The new building also includes an extensive fire-protection system, the type of combined wet- and dry- sprinkler system and alarms that firefighters would like to see in all new construction.

Even the bays where trucks and ambulances will be parked and stored will have a fire-protection system, more than is required.

Fire halls have burned, Weimer notes. We want this to be a model for other building projects in the community.

In the equipment bays at the west end of the building, most of the construction has been completed except for the floors and doors.
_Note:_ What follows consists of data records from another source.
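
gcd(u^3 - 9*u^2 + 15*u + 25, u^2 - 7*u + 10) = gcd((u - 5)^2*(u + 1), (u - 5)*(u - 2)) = u - 5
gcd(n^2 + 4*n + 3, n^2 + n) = n + 1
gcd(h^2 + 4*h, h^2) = h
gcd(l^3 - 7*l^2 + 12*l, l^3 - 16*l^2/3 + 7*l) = l^2 - 3*l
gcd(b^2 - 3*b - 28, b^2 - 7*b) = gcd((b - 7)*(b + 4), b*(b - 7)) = b - 7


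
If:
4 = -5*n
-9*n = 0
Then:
No Solution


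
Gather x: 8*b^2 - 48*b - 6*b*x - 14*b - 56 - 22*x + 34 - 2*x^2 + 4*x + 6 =8*b^2 - 62*b - 2*x^2 + x*(-6*b - 18) - 16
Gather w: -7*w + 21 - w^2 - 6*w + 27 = -w^2 - 13*w + 48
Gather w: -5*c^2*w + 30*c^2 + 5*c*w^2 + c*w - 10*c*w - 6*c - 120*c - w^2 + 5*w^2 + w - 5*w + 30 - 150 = 30*c^2 - 126*c + w^2*(5*c + 4) + w*(-5*c^2 - 9*c - 4) - 120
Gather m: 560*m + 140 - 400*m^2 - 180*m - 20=-400*m^2 + 380*m + 120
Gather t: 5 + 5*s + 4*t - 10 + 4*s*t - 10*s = -5*s + t*(4*s + 4) - 5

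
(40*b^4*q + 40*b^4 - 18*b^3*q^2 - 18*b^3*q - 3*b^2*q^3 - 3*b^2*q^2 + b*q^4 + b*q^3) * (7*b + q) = 280*b^5*q + 280*b^5 - 86*b^4*q^2 - 86*b^4*q - 39*b^3*q^3 - 39*b^3*q^2 + 4*b^2*q^4 + 4*b^2*q^3 + b*q^5 + b*q^4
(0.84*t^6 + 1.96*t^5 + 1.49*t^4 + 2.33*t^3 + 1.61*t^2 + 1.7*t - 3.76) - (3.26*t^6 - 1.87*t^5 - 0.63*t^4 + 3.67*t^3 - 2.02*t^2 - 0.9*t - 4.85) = -2.42*t^6 + 3.83*t^5 + 2.12*t^4 - 1.34*t^3 + 3.63*t^2 + 2.6*t + 1.09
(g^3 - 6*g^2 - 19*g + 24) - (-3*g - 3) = g^3 - 6*g^2 - 16*g + 27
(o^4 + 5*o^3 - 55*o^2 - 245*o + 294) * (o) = o^5 + 5*o^4 - 55*o^3 - 245*o^2 + 294*o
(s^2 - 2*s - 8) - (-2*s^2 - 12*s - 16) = 3*s^2 + 10*s + 8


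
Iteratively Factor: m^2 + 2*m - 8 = (m - 2)*(m + 4)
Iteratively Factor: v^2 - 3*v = (v - 3)*(v)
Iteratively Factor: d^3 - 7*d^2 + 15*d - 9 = (d - 3)*(d^2 - 4*d + 3) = (d - 3)*(d - 1)*(d - 3)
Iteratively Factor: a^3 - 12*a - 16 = (a + 2)*(a^2 - 2*a - 8) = (a + 2)^2*(a - 4)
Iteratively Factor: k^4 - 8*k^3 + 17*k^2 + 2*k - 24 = (k - 2)*(k^3 - 6*k^2 + 5*k + 12) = (k - 3)*(k - 2)*(k^2 - 3*k - 4) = (k - 3)*(k - 2)*(k + 1)*(k - 4)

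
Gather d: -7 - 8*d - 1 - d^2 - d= -d^2 - 9*d - 8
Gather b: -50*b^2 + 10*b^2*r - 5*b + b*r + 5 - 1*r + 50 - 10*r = b^2*(10*r - 50) + b*(r - 5) - 11*r + 55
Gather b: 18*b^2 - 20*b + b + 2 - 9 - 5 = 18*b^2 - 19*b - 12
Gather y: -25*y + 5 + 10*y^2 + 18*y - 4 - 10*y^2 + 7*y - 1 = 0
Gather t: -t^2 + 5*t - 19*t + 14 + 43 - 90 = -t^2 - 14*t - 33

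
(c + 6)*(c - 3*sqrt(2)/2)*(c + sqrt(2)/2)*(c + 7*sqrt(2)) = c^4 + 6*c^3 + 6*sqrt(2)*c^3 - 31*c^2/2 + 36*sqrt(2)*c^2 - 93*c - 21*sqrt(2)*c/2 - 63*sqrt(2)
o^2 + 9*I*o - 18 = (o + 3*I)*(o + 6*I)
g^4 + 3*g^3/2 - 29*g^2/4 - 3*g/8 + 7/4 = (g - 2)*(g - 1/2)*(g + 1/2)*(g + 7/2)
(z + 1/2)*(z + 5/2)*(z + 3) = z^3 + 6*z^2 + 41*z/4 + 15/4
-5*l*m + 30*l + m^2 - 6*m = (-5*l + m)*(m - 6)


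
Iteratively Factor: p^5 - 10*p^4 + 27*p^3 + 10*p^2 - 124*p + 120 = (p - 2)*(p^4 - 8*p^3 + 11*p^2 + 32*p - 60) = (p - 5)*(p - 2)*(p^3 - 3*p^2 - 4*p + 12) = (p - 5)*(p - 2)*(p + 2)*(p^2 - 5*p + 6) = (p - 5)*(p - 2)^2*(p + 2)*(p - 3)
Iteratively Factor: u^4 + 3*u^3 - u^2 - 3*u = (u - 1)*(u^3 + 4*u^2 + 3*u) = (u - 1)*(u + 3)*(u^2 + u) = u*(u - 1)*(u + 3)*(u + 1)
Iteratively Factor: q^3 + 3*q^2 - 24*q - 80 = (q - 5)*(q^2 + 8*q + 16) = (q - 5)*(q + 4)*(q + 4)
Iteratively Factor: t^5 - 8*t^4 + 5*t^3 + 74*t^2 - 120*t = (t - 5)*(t^4 - 3*t^3 - 10*t^2 + 24*t) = (t - 5)*(t - 4)*(t^3 + t^2 - 6*t) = (t - 5)*(t - 4)*(t + 3)*(t^2 - 2*t) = (t - 5)*(t - 4)*(t - 2)*(t + 3)*(t)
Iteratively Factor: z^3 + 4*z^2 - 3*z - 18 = (z + 3)*(z^2 + z - 6) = (z + 3)^2*(z - 2)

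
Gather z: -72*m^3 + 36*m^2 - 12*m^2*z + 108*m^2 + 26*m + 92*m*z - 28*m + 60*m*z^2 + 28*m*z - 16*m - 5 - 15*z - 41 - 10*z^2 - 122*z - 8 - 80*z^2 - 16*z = -72*m^3 + 144*m^2 - 18*m + z^2*(60*m - 90) + z*(-12*m^2 + 120*m - 153) - 54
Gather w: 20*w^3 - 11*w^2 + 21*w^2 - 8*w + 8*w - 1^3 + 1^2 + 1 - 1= 20*w^3 + 10*w^2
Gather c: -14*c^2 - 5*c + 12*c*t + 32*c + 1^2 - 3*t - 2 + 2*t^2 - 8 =-14*c^2 + c*(12*t + 27) + 2*t^2 - 3*t - 9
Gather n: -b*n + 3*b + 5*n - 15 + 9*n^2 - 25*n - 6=3*b + 9*n^2 + n*(-b - 20) - 21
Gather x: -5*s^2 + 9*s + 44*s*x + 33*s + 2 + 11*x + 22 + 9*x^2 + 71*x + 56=-5*s^2 + 42*s + 9*x^2 + x*(44*s + 82) + 80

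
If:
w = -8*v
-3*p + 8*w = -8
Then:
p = 8*w/3 + 8/3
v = -w/8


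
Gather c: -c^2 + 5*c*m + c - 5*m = -c^2 + c*(5*m + 1) - 5*m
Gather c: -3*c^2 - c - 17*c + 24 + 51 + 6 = -3*c^2 - 18*c + 81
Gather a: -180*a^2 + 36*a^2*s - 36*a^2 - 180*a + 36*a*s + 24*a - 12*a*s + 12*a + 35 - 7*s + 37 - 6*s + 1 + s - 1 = a^2*(36*s - 216) + a*(24*s - 144) - 12*s + 72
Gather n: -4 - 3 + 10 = 3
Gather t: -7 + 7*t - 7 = 7*t - 14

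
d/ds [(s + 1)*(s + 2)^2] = (s + 2)*(3*s + 4)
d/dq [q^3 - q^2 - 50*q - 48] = 3*q^2 - 2*q - 50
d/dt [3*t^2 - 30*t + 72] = 6*t - 30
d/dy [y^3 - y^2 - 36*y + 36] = 3*y^2 - 2*y - 36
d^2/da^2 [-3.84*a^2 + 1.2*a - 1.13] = -7.68000000000000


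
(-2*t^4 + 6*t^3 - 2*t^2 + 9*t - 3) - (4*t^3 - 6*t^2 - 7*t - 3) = -2*t^4 + 2*t^3 + 4*t^2 + 16*t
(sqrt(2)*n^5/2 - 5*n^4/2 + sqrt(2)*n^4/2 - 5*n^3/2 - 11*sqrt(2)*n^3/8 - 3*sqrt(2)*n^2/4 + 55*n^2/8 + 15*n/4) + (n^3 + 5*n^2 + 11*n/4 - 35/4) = sqrt(2)*n^5/2 - 5*n^4/2 + sqrt(2)*n^4/2 - 11*sqrt(2)*n^3/8 - 3*n^3/2 - 3*sqrt(2)*n^2/4 + 95*n^2/8 + 13*n/2 - 35/4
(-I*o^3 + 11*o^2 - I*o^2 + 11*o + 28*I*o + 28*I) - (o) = -I*o^3 + 11*o^2 - I*o^2 + 10*o + 28*I*o + 28*I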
The floors where the vehicles will be parked will be 8 to 9 inches thick and laid on a rebar mat, when the weather is warmer, Weimer explained.

Overall, the chief sees the new fire hall as meeting the needs of La Grande for some time.

The fire hall is centrally located for the community and actually has better access to many areas where the ambulance and fire truck are often needed.

And since the city will retain ownership of the existing fire hall, an ambulance or fire truck and crews could be based there when there is concern about flooding at the Island Avenue railroad underpass or other hazardous situations, Weimer said.